Fazia sentido pensar que o novo personagem fora “plantado” na CPI para desacreditar o deputado acusador? Se assim fosse, por que ele faria isso colocando no ventilador a suspeita de que recebera pedido de propina ao negociar com o governo?

Chega a ser irônico que a tese de testemunha “plantada” seja levantada assim em público pelos próprios integrantes da comissão. Poucos duvidam de que o governo fosse capaz de algo do tipo, e isso é só um dos muitos sinais de deterioração institucional promovida pela turma de incompetentes —palavra de seu ex-chefe da Secom —que embarcou em Brasília prometendo soluções fáceis para problemas complexos. 

Vai ver é por isso que, com 15 meses de pandemia, não haja um infectologista para ajudar o governo a lidar com uma doença...infecto-contagiosa.
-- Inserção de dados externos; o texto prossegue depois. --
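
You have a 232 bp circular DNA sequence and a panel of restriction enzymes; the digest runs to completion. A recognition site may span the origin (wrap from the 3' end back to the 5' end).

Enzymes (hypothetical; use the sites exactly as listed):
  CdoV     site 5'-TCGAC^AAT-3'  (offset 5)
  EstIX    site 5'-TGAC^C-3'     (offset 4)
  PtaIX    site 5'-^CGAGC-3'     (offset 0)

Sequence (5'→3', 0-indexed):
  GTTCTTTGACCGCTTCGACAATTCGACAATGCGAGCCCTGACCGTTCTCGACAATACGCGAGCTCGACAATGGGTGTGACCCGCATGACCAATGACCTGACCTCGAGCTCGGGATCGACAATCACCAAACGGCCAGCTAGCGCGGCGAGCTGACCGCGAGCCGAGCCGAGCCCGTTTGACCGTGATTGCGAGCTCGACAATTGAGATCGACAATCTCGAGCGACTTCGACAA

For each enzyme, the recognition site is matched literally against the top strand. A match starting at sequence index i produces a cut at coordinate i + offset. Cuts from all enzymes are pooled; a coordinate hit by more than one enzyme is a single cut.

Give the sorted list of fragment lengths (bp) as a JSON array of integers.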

Mas gente sem a qualificação para o posto abundam. Não tinha a menor chance de dar certo.

Aparentemente, duas alas do Ministério da Saúde, ambas aninhadas no bolsonarismo, estão se digladiando em público numa troca de tiros que ninguém sabe aonde vai dar nem por que começou. A cada bala uma nova caixa de pandora é alvejada. Cada uma tem sua história para contar.

Entender como um cabo da polícia, no intervalo entre um plantão e outro, conseguiu chegar ao coração do Planalto para negociar milhões de vacinas em meio à maior crise sanitária da história é entender como chegamos, todos, até aqui.

Já são 520 mil mortos.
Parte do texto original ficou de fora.